Шагая к лестнице, Саакадзе с притворной серьезностью расспрашивал Бежана – рубился ли Зураб как хевсур или наносил боковые удары по-картлийски, и не нападал ли Автандил сзади?

Мальчик подробно рассказывал про все приемы нападения и защиты.

Остановившись на площадке и нарочито задумавшись, Саакадзе наконец одобрительно произнес:

– Придраться не к чему, бодались по правилам!

Эрасти ухватился за каменные перила. Бежан негодующе посмотрел на хохочущего отца и погрозил ему своей маленькой шашкой.

Саакадзе в своей комнате выслушивал Зураба.

– Жаль, Георгий, что не удостоил ты посещением Совет князей.

– Не из гордости или смирения отклонил я приглашения владетелей, мой брат Зураб. Озабочен я. Только шесть месяцев минуло, как мы изгнали врага и и на отнятом рубеже поспешили устроить заслон. А сколько еще предстоит дел, чтобы народ мог считать себя в безопасности. Думаю, я не ошибся, прежде всего обратив внимание на деревни. Земля опустела, заросла сорняком. Не дымятся очаги, всюду камни и обгорелые пни. Дети болеют, многие крестьяне бежали в монастыри искать спасения. Царство поредело. Я отправил амкаров-плотников в деревни, особенно пострадавшие от неистовства кизилбашей. Пануш, Элизбар, Матарс, даже дед Димитрия без устали мечутся от Гори до Тбилиси, им поручил я восстановить старогорийскую дорогу. Мосты наводят пока деревянные, не хватает монет тесать камни. А Тбилиси? Вот я сейчас с майдана. Амкарства в будни празднества устраивают… Страшное дело! Торговля гибнет. А нет торговли – нет богатства, а нет богатства – нет устойчивости страны.

Зураб, опершись руками о колена, настороженно вслушивался.

– Георгий, давно одна мысль смущает меня. Почему ты сам не возглавил царство? Народ тебя любит…

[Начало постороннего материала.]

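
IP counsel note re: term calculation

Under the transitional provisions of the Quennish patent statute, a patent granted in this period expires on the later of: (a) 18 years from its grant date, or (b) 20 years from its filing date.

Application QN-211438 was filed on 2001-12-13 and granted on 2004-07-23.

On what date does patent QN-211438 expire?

July 23, 2022

(a) grant + 18 years → 23 July 2022.
(b) filing + 20 years → 13 December 2021.
Later of the two: 23 July 2022.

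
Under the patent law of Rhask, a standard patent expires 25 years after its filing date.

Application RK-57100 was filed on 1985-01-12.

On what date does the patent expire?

2010-01-12

Filing date + 25 years → 12 January 2010.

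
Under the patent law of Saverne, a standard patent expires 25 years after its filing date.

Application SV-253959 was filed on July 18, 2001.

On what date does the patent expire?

Filing date + 25 years → 18 July 2026.

July 18, 2026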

– Народ любит, и церковь предлагала, но разве я поставлю под угрозу отечество, во имя которого отдал больше, чем славу? Так неужели сам обесценю великую жертву? Разумеется, некоторые князья из дружбы, другие из страха пойдут за царем Георгием из рода Саакадзе, но самые влиятельные восстанут. Знаю, знаю, что хочешь сказать… Конечно, мы победим, но есть победы страшнее поражения. Шах и султан только и ждут раздоров наших, они не замедлят наброситься на Картли, еще более ослабевшую от междоусобиц, и примирят враждующих огнем и мечом… Нет, мой Зураб, я никогда не думал о личном, моя печаль о любезной моему сердцу родине… Кто бы мог сравниться со мной в Иране? Слава лежала на острие моего меча, золото топтал мой конь. А сердце? Сердце билось только для Грузии. И сейчас не уничтожать я собираюсь князей, а объединять для высшей цели. В союзе владетельных фамилий – наша сила.

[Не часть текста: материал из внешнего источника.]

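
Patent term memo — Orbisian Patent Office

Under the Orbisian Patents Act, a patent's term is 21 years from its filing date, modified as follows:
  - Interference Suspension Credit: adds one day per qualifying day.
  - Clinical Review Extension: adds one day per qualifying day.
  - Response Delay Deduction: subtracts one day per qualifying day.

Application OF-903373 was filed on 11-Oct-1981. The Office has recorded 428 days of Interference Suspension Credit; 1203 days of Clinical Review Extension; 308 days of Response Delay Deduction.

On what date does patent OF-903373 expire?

Base term: filing date + 21 years → 11 October 2002.
Interference Suspension Credit: +428 days → 13 December 2003.
Clinical Review Extension: +1203 days → 30 March 2007.
Response Delay Deduction: −308 days → 26 May 2006.

May 26, 2006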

– Сила мудрости твоей равна силе твоего меча. Мой Георгий, наконец-то ты князь! – торжествующе произнес Зураб. – Так скрепим добрым вином нашу нерушимую дружбу… Брат для брата в черный день!

– Да будет!

Они сдвинули чаши, точно сближали свои судьбы.

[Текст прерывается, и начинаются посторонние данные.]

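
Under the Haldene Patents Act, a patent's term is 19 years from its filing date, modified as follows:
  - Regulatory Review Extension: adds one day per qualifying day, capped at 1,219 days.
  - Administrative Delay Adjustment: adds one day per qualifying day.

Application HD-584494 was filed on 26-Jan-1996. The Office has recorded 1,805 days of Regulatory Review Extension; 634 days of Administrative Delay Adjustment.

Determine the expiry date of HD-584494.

February 22, 2020

Base term: filing date + 19 years → 26 January 2015.
Regulatory Review Extension: 1805 days claimed exceeds the 1219-day cap, so +1219 days → 29 May 2018.
Administrative Delay Adjustment: +634 days → 22 February 2020.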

Поздним вечером, когда Зураб спал крепким сном, укрывшись медвежьей шкурой и по привычке положив у изголовья обнаженную шашку, Дато и Гиви, обвязав копыта коней войлоком, бесшумно выскользнули из Тбилиси через Дигомские ворота и свернули на обходную тропу. Только шелест плащей и хрип скакунов нарушали тишину.

На резном балконе, расстегнув ворот и вглядываясь в звездную мглу, Саакадзе приказывал Эрасти позвать наутро мелика и устабашей амкарств на большое торговое совещание.

ГЛАВА ЧЕТВЕРТАЯ

Два всадника осадили коней у сторожевой башни Мухрани. Залаяли собаки. Торопливо открылись железные ворота. Дато усмехнулся: князья в нетерпении. Под каменным сводом слуги высоко держали пылающие факелы. Вахтанг, протирая глаза, с притворной тревогой встретил «барсов»: «Почему в такой поздний час взмылили коней? Здоров ли Георгий? Уж не заболела ли, спаси святой Шио, княгиня Русудан?»

Дато непроницаемо выслушал лукавящего князя и изысканно заверил его в цветущем здоровье семьи Саакадзе. Но если главенствующий Мухран-батони не находится в приятном сне, от Моурави привез он ему спешное слово…

Пока Дато дожидался возвращения Вахтанга, из низких овальных входов, как из расщелин, высыпали внуки старого князя. Их было множество, все черноглазые и воинственные. Они тотчас закружили Гиви и увлекли его в глубь замка, в свой любимый уголок. Там постоянно выли шакалы и урчали медведи…

Старый князь не спал, в опочивальне мерцала синяя лампада, отбрасывая неясные блики на старинную утварь и оружие. В углу склонился над свитками старый князь. Переступив порог, Дато осторожно кашлянул.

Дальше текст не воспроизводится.